Yeah, I found this out the hard way when I was learning last year. I was "motoring" (electric trolling motor) back to the dock, I got stuck in some weeds and decided I needed to unfurl the jib to get unstuck since the motor was useless, since it was easier than raising the main, which was already dropped, and the boom unhooked and in the cabin. All I did was spin around in circles, I had to furl the jib, get the boom out, unroll and raise the main, and then I could finally free myself. At that point I decided to try and sail to the dock, and almost made it  It was into the wind and I missed by 3 feet or so, had to drop the motor, so as to not look like an idiot in front of all the PWC's. I was using their launch since it was just 2 docks and a wide open bay.


----------



## TSOJOURNER (Dec 16, 1999)

A Local! congratulations on the boat! sounds like you are getting some good experience. I live in Atascadero and bought a oday 23 last summer.
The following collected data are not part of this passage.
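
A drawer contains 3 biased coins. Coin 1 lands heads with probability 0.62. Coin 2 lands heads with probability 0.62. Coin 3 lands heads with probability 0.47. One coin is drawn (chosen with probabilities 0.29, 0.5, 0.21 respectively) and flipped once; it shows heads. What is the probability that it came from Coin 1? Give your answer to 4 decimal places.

Tabulate prior·likelihood by source: [1] prior 0.29, lik 0.62, product 0.1798; [2] prior 0.5, lik 0.62, product 0.3100; [3] prior 0.21, lik 0.47, product 0.09870.
Normalizing constant = 0.58850; the posterior for Coin 1 is its product over the sum, 0.1798/0.58850 = 0.3055.

Posterior probability ≈ 0.3055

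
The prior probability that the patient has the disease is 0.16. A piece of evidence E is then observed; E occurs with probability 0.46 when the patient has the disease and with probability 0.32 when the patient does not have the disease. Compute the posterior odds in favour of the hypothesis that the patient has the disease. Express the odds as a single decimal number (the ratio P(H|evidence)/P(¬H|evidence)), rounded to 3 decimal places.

Posterior odds ≈ 0.274

Prior odds = 0.16/(1−0.16) = 0.19048.
Likelihood ratio for E = 0.46/0.32 = 1.4375.
Posterior odds = prior odds × LR = 0.27381.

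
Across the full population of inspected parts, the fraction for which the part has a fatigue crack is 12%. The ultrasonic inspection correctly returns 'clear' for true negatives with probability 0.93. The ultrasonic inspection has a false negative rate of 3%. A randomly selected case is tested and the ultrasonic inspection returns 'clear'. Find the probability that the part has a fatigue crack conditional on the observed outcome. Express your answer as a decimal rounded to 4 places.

P(H | E) ≈ 0.0044

Let H be the event that the part has a fatigue crack. P(H) = 0.12, so P(¬H) = 0.88. With E the 'clear' result, P(E|H) = 0.03 and P(E|¬H) = 0.93.
P(E) = 0.03·0.12 + 0.93·0.88 = 0.0036000 + 0.81840 = 0.82200.
By Bayes' theorem, P(H|E) = 0.0036000 / 0.82200 = 0.0044.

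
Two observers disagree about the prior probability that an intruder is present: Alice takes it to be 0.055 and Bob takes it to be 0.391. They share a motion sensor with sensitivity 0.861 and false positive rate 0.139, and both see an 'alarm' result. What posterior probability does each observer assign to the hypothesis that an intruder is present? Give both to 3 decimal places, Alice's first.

Alice: 0.265; Bob: 0.799

The likelihood ratio for an 'alarm' result is 0.861/0.139 = 6.1942.
Alice: prior odds 0.055/0.945 = 0.058201; posterior odds 0.36051; posterior probability 0.265.
Bob: prior odds 0.391/0.609 = 0.64204; posterior odds 3.9769; posterior probability 0.799.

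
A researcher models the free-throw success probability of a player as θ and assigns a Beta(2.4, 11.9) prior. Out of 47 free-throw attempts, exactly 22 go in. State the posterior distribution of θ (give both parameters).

Observing 22 successes and 25 failures updates Beta(2.4, 11.9) by adding the success and failure counts to the two shape parameters: α = 2.4+22 = 24.4, β = 11.9+25 = 36.9.

Posterior: Beta(24.4, 36.9)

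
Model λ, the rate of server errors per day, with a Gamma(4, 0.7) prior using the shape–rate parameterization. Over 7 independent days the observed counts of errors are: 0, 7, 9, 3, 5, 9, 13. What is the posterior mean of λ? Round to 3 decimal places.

The Poisson likelihood adds the total count to the shape and the number of exposure periods to the rate. Here ∑xᵢ = 46 and n = 7, so shape 4→50 and rate 0.7→7.7.
E[λ | data] = 50/7.7 = 6.494.

Posterior mean ≈ 6.494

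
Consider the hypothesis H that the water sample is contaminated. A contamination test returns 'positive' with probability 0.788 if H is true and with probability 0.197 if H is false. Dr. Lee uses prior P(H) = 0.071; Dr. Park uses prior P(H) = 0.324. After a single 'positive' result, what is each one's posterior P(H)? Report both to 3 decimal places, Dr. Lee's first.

Dr. Lee: 0.234; Dr. Park: 0.657

The likelihood ratio for a 'positive' result is 0.788/0.197 = 4.0000.
Dr. Lee: prior odds 0.071/0.929 = 0.076426; posterior odds 0.30571; posterior probability 0.234.
Dr. Park: prior odds 0.324/0.676 = 0.47929; posterior odds 1.9172; posterior probability 0.657.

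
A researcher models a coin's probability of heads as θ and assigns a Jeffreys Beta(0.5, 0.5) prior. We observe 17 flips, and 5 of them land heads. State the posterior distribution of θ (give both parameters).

Posterior: Beta(5.5, 12.5)

Observing 5 successes and 12 failures updates Beta(0.5, 0.5) by adding the success and failure counts to the two shape parameters: α = 0.5+5 = 5.5, β = 0.5+12 = 12.5.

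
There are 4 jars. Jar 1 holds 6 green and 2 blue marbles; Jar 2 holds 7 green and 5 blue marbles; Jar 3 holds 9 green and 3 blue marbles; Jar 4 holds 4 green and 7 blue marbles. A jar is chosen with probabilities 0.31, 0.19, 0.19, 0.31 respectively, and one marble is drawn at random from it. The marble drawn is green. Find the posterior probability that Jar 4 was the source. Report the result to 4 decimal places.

Tabulate prior·likelihood by source: [1] prior 0.31, lik 0.75, product 0.2325; [2] prior 0.19, lik 0.5833, product 0.1108; [3] prior 0.19, lik 0.75, product 0.1425; [4] prior 0.31, lik 0.3636, product 0.1127.
Normalizing constant = 0.59856; the posterior for Jar 4 is its product over the sum, 0.1127/0.59856 = 0.1883.

Posterior probability ≈ 0.1883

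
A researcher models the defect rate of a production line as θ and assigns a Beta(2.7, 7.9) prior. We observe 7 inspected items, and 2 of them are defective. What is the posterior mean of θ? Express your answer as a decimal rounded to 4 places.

The binomial likelihood is conjugate to the Beta prior: with 2 successes and 5 failures, the posterior is Beta(2.7+2, 7.9+5) = Beta(4.7, 12.9).
E[θ | data] = 4.7/(4.7+12.9) = 0.2670.

Posterior mean ≈ 0.2670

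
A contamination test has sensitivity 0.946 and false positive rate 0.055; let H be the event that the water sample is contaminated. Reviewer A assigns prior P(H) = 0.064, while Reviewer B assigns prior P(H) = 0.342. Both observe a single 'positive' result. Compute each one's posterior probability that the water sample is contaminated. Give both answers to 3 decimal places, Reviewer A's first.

The likelihood ratio for a 'positive' result is 0.946/0.055 = 17.200.
Reviewer A: prior odds 0.064/0.936 = 0.068376; posterior odds 1.1761; posterior probability 0.540.
Reviewer B: prior odds 0.342/0.658 = 0.51976; posterior odds 8.9398; posterior probability 0.899.

Reviewer A: 0.540; Reviewer B: 0.899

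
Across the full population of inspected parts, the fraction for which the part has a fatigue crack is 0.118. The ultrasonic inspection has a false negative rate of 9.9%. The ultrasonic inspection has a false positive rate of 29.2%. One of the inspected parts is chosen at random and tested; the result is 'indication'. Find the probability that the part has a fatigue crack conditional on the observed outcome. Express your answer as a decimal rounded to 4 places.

P(H | E) ≈ 0.2922

Write H for 'the part has a fatigue crack'. Prior odds H:¬H = 0.118/0.882 = 0.13379. For the 'indication' outcome, the likelihood ratio is 0.901/0.292 = 3.0856.
Posterior odds = 0.13379 × 3.0856 = 0.41281, so P(H|E) = 0.41281/(1+0.41281) = 0.2922.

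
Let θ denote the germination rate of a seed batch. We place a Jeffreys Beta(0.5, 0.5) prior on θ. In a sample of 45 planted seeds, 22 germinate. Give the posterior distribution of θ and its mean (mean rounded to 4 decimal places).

Posterior: Beta(22.5, 23.5); mean ≈ 0.4891

Observing 22 successes and 23 failures updates Beta(0.5, 0.5) by adding the success and failure counts to the two shape parameters: α = 0.5+22 = 22.5, β = 0.5+23 = 23.5.
Posterior mean = α/(α+β) = 22.5/46 = 0.4891.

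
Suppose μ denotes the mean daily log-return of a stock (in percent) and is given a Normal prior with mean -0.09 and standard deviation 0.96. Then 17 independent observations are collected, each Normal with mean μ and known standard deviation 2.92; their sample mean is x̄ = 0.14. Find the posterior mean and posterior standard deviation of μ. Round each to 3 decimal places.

Prior precision 1/τ₀² = 1/0.96² = 1.08507; data precision n/σ² = 17/2.92² = 1.99381.
Posterior precision = 1.08507 + 1.99381 = 3.07888, giving posterior SD = 1/√3.07888 = 0.570.
Posterior mean = (1.08507·-0.09 + 1.99381·0.14) / 3.07888 = 0.059.

Posterior mean ≈ 0.059; posterior SD ≈ 0.570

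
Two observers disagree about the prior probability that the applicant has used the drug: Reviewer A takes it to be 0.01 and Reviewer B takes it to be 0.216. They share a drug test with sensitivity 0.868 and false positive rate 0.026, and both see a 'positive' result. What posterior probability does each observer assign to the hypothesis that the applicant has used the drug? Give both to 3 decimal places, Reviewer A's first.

P('+'|H) = 0.868, P('+'|¬H) = 0.026.
Reviewer A: numerator 0.868·0.01 = 0.0086800; evidence = 0.0086800+0.026·0.99 = 0.034420; posterior = 0.252.
Reviewer B: numerator 0.868·0.216 = 0.18749; evidence = 0.18749+0.026·0.784 = 0.20787; posterior = 0.902.

Reviewer A: 0.252; Reviewer B: 0.902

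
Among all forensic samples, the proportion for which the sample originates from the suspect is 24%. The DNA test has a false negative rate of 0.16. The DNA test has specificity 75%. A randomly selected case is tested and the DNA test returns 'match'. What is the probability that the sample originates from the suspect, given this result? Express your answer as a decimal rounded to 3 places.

P(H | E) ≈ 0.515

Write H for 'the sample originates from the suspect'. Prior odds H:¬H = 0.24/0.76 = 0.31579. For the 'match' outcome, the likelihood ratio is 0.84/0.25 = 3.3600.
Posterior odds = 0.31579 × 3.3600 = 1.0611, so P(H|E) = 1.0611/(1+1.0611) = 0.515.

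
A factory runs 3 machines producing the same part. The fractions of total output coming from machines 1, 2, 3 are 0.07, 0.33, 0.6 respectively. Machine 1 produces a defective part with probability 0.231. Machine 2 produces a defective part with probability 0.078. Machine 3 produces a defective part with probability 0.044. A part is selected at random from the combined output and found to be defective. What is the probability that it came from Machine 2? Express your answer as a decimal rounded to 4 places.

Tabulate prior·likelihood by source: [1] prior 0.07, lik 0.231, product 0.01617; [2] prior 0.33, lik 0.078, product 0.02574; [3] prior 0.6, lik 0.044, product 0.02640.
Normalizing constant = 0.068310; the posterior for Machine 2 is its product over the sum, 0.02574/0.068310 = 0.3768.

Posterior probability ≈ 0.3768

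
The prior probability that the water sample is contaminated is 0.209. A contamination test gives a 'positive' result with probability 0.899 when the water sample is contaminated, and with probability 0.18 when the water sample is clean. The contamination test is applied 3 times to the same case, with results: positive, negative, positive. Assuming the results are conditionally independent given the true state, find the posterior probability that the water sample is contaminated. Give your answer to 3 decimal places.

Posterior P(H) ≈ 0.448

With H the event that the water sample is contaminated, the joint likelihood of the observed sequence is P(data|H) = 0.899·0.101·0.899 = 0.081628 and P(data|¬H) = 0.18·0.82·0.18 = 0.026568.
Bayes: P(H|data) = 0.209·0.081628 / (0.209·0.081628 + 0.791·0.026568) = 0.017060/0.038076 = 0.4481.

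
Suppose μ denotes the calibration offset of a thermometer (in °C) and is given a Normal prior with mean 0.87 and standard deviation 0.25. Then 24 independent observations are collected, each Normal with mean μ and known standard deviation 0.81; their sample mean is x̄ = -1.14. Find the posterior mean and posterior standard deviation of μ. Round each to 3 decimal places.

Posterior mean ≈ -0.528; posterior SD ≈ 0.138

With known σ, the Normal prior is conjugate. Weight on the data is w = (n/σ²)/(n/σ² + 1/τ₀²) = 36.5798/(36.5798+16.0000) = 0.69570.
Posterior mean = w·x̄ + (1−w)·μ₀ = 0.69570·-1.14 + 0.30430·0.87 = -0.528. Posterior variance = 1/(36.5798+16.0000) = 0.0190187, so SD = 0.138.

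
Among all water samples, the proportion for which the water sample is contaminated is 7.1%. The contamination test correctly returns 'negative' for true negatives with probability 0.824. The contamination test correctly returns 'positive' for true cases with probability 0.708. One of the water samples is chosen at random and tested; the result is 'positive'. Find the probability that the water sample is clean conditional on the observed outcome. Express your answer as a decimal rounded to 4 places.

Write H for 'the water sample is contaminated'. Prior odds H:¬H = 0.071/0.929 = 0.076426. For the 'positive' outcome, the likelihood ratio is 0.708/0.176 = 4.0227.
Posterior odds = 0.076426 × 4.0227 = 0.30744, so P(H|E) = 0.30744/(1+0.30744) = 0.2351. Then P(¬H|E) = 1 − 0.2351 = 0.7649.

P(¬H | E) ≈ 0.7649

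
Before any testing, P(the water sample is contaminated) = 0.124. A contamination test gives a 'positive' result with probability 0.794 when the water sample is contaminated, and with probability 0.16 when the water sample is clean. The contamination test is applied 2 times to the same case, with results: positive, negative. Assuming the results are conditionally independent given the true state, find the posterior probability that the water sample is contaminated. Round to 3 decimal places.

Posterior P(H) ≈ 0.147

With H the event that the water sample is contaminated, the joint likelihood of the observed sequence is P(data|H) = 0.794·0.206 = 0.16356 and P(data|¬H) = 0.16·0.84 = 0.13440.
Bayes: P(H|data) = 0.124·0.16356 / (0.124·0.16356 + 0.876·0.13440) = 0.020282/0.13802 = 0.1470.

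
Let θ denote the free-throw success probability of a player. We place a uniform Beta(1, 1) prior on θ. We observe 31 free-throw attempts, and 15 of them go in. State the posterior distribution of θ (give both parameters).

Observing 15 successes and 16 failures updates Beta(1, 1) by adding the success and failure counts to the two shape parameters: α = 1+15 = 16, β = 1+16 = 17.

Posterior: Beta(16, 17)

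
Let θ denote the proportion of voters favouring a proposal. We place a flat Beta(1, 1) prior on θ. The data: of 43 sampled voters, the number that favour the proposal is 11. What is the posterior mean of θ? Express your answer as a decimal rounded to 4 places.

Observing 11 successes and 32 failures updates Beta(1, 1) by adding the success and failure counts to the two shape parameters: α = 1+11 = 12, β = 1+32 = 33.
Posterior mean = α/(α+β) = 12/45 = 0.2667.

Posterior mean ≈ 0.2667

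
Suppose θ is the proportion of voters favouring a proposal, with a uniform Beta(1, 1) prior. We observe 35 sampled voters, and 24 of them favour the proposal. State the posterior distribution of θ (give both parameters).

Posterior: Beta(25, 12)

The binomial likelihood is conjugate to the Beta prior: with 24 successes and 11 failures, the posterior is Beta(1+24, 1+11) = Beta(25, 12).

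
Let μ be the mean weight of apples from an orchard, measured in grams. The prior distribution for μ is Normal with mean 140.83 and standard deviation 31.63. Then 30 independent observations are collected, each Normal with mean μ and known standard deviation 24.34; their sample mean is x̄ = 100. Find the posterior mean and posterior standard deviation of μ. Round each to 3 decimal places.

Prior precision 1/τ₀² = 1/31.63² = 0.00099954; data precision n/σ² = 30/24.34² = 0.0506384.
Posterior precision = 0.00099954 + 0.0506384 = 0.0516380, giving posterior SD = 1/√0.0516380 = 4.401.
Posterior mean = (0.00099954·140.83 + 0.0506384·100) / 0.0516380 = 100.790.

Posterior mean ≈ 100.790; posterior SD ≈ 4.401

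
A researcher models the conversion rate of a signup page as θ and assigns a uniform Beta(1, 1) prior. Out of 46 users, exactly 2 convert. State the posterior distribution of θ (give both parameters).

The binomial likelihood is conjugate to the Beta prior: with 2 successes and 44 failures, the posterior is Beta(1+2, 1+44) = Beta(3, 45).

Posterior: Beta(3, 45)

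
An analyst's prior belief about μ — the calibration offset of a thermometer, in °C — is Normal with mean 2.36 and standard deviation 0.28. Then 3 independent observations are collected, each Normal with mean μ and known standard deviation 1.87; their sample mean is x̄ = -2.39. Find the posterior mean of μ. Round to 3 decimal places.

Prior precision 1/τ₀² = 1/0.28² = 12.7551; data precision n/σ² = 3/1.87² = 0.857903.
Posterior precision = 12.7551 + 0.857903 = 13.6130.
Posterior mean = (12.7551·2.36 + 0.857903·-2.39) / 13.6130 = 2.061.

Posterior mean ≈ 2.061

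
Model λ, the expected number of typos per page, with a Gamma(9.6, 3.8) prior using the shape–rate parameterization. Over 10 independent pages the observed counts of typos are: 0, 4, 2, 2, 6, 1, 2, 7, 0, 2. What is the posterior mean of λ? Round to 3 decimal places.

The Poisson likelihood adds the total count to the shape and the number of exposure periods to the rate. Here ∑xᵢ = 26 and n = 10, so shape 9.6→35.6 and rate 3.8→13.8.
E[λ | data] = 35.6/13.8 = 2.580.

Posterior mean ≈ 2.580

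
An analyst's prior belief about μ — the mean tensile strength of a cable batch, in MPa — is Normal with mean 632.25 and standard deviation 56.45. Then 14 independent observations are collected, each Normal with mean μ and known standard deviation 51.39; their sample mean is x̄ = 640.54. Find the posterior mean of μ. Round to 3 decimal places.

With known σ, the Normal prior is conjugate. Weight on the data is w = (n/σ²)/(n/σ² + 1/τ₀²) = 0.00530116/(0.00530116+0.00031381) = 0.94411.
Posterior mean = w·x̄ + (1−w)·μ₀ = 0.94411·640.54 + 0.055889·632.25 = 640.077.

Posterior mean ≈ 640.077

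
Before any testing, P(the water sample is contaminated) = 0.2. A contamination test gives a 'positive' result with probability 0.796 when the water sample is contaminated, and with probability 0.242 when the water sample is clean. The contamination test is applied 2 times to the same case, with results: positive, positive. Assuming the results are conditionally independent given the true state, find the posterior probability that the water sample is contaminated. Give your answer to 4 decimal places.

Let H be the event that the water sample is contaminated; start with P(H) = 0.2. P('positive'|H) = 0.796, P('positive'|¬H) = 0.242.
Update on result 1 ('positive'): P(H) ← 0.796·0.2000 / (0.796·0.2000 + 0.242·0.8000) = 0.15920/0.35280 = 0.4512.
Update on result 2 ('positive'): P(H) ← 0.796·0.4512 / (0.796·0.4512 + 0.242·0.5488) = 0.35919/0.49199 = 0.7301.

Posterior P(H) ≈ 0.7301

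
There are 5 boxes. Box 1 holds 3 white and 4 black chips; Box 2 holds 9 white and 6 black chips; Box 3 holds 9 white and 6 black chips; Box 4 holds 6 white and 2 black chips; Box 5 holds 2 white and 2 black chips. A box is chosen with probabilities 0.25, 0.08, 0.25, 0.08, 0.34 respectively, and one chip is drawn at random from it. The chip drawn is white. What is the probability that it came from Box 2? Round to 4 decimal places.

Posterior probability ≈ 0.0897

Tabulate prior·likelihood by source: [1] prior 0.25, lik 0.4286, product 0.1071; [2] prior 0.08, lik 0.6, product 0.04800; [3] prior 0.25, lik 0.6, product 0.1500; [4] prior 0.08, lik 0.75, product 0.06000; [5] prior 0.34, lik 0.5, product 0.1700.
Normalizing constant = 0.53514; the posterior for Box 2 is its product over the sum, 0.04800/0.53514 = 0.0897.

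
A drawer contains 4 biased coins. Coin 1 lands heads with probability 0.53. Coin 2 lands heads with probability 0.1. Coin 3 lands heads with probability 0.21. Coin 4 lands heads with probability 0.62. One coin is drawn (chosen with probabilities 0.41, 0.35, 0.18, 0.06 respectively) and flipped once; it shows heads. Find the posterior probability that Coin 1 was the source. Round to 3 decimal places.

Tabulate prior·likelihood by source: [1] prior 0.41, lik 0.53, product 0.2173; [2] prior 0.35, lik 0.1, product 0.03500; [3] prior 0.18, lik 0.21, product 0.03780; [4] prior 0.06, lik 0.62, product 0.03720.
Normalizing constant = 0.32730; the posterior for Coin 1 is its product over the sum, 0.2173/0.32730 = 0.664.

Posterior probability ≈ 0.664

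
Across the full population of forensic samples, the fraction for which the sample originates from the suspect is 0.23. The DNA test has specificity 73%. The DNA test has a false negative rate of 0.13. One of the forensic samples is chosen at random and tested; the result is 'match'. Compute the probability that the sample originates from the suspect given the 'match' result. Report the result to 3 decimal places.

Let H be the event that the sample originates from the suspect. P(H) = 0.23, so P(¬H) = 0.77. With E the 'match' result, P(E|H) = 0.87 and P(E|¬H) = 0.27.
P(E) = 0.87·0.23 + 0.27·0.77 = 0.20010 + 0.20790 = 0.40800.
By Bayes' theorem, P(H|E) = 0.20010 / 0.40800 = 0.490.

P(H | E) ≈ 0.490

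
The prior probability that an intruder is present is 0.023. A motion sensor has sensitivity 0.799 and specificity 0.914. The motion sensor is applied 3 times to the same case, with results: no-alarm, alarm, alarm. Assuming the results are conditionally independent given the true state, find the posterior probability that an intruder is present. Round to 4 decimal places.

Posterior P(H) ≈ 0.3089

With H the event that an intruder is present, the joint likelihood of the observed sequence is P(data|H) = 0.201·0.799·0.799 = 0.12832 and P(data|¬H) = 0.914·0.086·0.086 = 0.0067599.
Bayes: P(H|data) = 0.023·0.12832 / (0.023·0.12832 + 0.977·0.0067599) = 0.0029513/0.0095558 = 0.3089.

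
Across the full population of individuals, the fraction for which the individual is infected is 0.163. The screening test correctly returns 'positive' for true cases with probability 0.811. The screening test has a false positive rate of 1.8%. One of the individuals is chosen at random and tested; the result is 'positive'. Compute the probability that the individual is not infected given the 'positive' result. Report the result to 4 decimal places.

Write H for 'the individual is infected'. Prior odds H:¬H = 0.163/0.837 = 0.19474. For the 'positive' outcome, the likelihood ratio is 0.811/0.018 = 45.056.
Posterior odds = 0.19474 × 45.056 = 8.7743, so P(H|E) = 8.7743/(1+8.7743) = 0.8977. Then P(¬H|E) = 1 − 0.8977 = 0.1023.

P(¬H | E) ≈ 0.1023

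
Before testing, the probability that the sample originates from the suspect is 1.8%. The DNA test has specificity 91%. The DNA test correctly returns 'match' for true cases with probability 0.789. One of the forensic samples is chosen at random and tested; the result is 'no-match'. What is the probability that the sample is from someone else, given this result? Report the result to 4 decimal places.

Write H for 'the sample originates from the suspect'. Prior odds H:¬H = 0.018/0.982 = 0.018330. For the 'no-match' outcome, the likelihood ratio is 0.211/0.91 = 0.23187.
Posterior odds = 0.018330 × 0.23187 = 0.0042501, so P(H|E) = 0.0042501/(1+0.0042501) = 0.0042. Then P(¬H|E) = 1 − 0.0042 = 0.9958.

P(¬H | E) ≈ 0.9958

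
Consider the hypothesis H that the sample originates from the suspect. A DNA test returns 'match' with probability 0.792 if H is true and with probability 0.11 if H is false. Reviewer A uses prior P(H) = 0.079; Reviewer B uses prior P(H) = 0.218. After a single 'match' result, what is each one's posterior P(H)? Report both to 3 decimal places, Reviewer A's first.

Reviewer A: 0.382; Reviewer B: 0.667

The likelihood ratio for a 'match' result is 0.792/0.11 = 7.2000.
Reviewer A: prior odds 0.079/0.921 = 0.085776; posterior odds 0.61759; posterior probability 0.382.
Reviewer B: prior odds 0.218/0.782 = 0.27877; posterior odds 2.0072; posterior probability 0.667.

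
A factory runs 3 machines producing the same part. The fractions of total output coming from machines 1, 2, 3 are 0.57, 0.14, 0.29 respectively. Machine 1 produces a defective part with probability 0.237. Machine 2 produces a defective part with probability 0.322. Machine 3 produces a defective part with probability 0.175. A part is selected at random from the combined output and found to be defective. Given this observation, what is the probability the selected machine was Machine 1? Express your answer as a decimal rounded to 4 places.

Posterior probability ≈ 0.5850

Tabulate prior·likelihood by source: [1] prior 0.57, lik 0.237, product 0.1351; [2] prior 0.14, lik 0.322, product 0.04508; [3] prior 0.29, lik 0.175, product 0.05075.
Normalizing constant = 0.23092; the posterior for Machine 1 is its product over the sum, 0.1351/0.23092 = 0.5850.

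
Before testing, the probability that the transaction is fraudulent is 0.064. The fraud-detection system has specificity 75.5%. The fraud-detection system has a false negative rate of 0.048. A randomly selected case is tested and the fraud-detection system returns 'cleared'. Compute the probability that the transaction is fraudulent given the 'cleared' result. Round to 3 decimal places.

P(H | E) ≈ 0.004

Let H be the event that the transaction is fraudulent. P(H) = 0.064, so P(¬H) = 0.936. With E the 'cleared' result, P(E|H) = 0.048 and P(E|¬H) = 0.755.
P(E) = 0.048·0.064 + 0.755·0.936 = 0.0030720 + 0.70668 = 0.70975.
By Bayes' theorem, P(H|E) = 0.0030720 / 0.70975 = 0.004.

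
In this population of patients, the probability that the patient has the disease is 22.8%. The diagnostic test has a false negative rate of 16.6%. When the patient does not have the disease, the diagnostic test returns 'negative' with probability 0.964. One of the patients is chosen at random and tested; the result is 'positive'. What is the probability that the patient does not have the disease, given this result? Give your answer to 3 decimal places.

P(¬H | E) ≈ 0.128

Let H be the event that the patient has the disease. P(H) = 0.228, so P(¬H) = 0.772. With E the 'positive' result, P(E|H) = 0.834 and P(E|¬H) = 0.036.
P(E) = 0.834·0.228 + 0.036·0.772 = 0.19015 + 0.027792 = 0.21794.
By Bayes' theorem, P(H|E) = 0.19015 / 0.21794 = 0.872. Hence P(¬H|E) = 1 − 0.872 = 0.128.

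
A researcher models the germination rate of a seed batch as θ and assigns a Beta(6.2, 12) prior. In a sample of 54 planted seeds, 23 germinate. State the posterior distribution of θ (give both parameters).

The binomial likelihood is conjugate to the Beta prior: with 23 successes and 31 failures, the posterior is Beta(6.2+23, 12+31) = Beta(29.2, 43).

Posterior: Beta(29.2, 43)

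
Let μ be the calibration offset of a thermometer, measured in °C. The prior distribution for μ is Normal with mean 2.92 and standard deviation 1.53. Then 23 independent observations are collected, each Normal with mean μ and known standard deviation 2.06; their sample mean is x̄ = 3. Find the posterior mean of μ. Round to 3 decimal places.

With known σ, the Normal prior is conjugate. Weight on the data is w = (n/σ²)/(n/σ² + 1/τ₀²) = 5.41993/(5.41993+0.427186) = 0.92694.
Posterior mean = w·x̄ + (1−w)·μ₀ = 0.92694·3 + 0.073059·2.92 = 2.994.

Posterior mean ≈ 2.994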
I am always looking for people to go out with. give me a call 8056740922. good luck. 

Leland


----------



## cnc33voodoo (May 15, 2008)

poltergeist said:


> You got a lot of good feedback, and here's one other thought.
> 
> I note that the C15 has a daysailing rig of 123 sq. ft. and a performance rig of 139. If you have the latter, sailing solo in 10 to 15, you probably had your hands full, and the additional challenge of tacking with a larger overlapping jib would have added to the complexity.
> 
> ...


took the words out of my mouth.too many things going on at once can make it harder to get a feel for the boat.
p.s. dont sail further than you can swim when learning.


----------



## maggie2 (May 11, 2008)

Practice and study. Sail with some experienced crew and ask lots of questions.


----------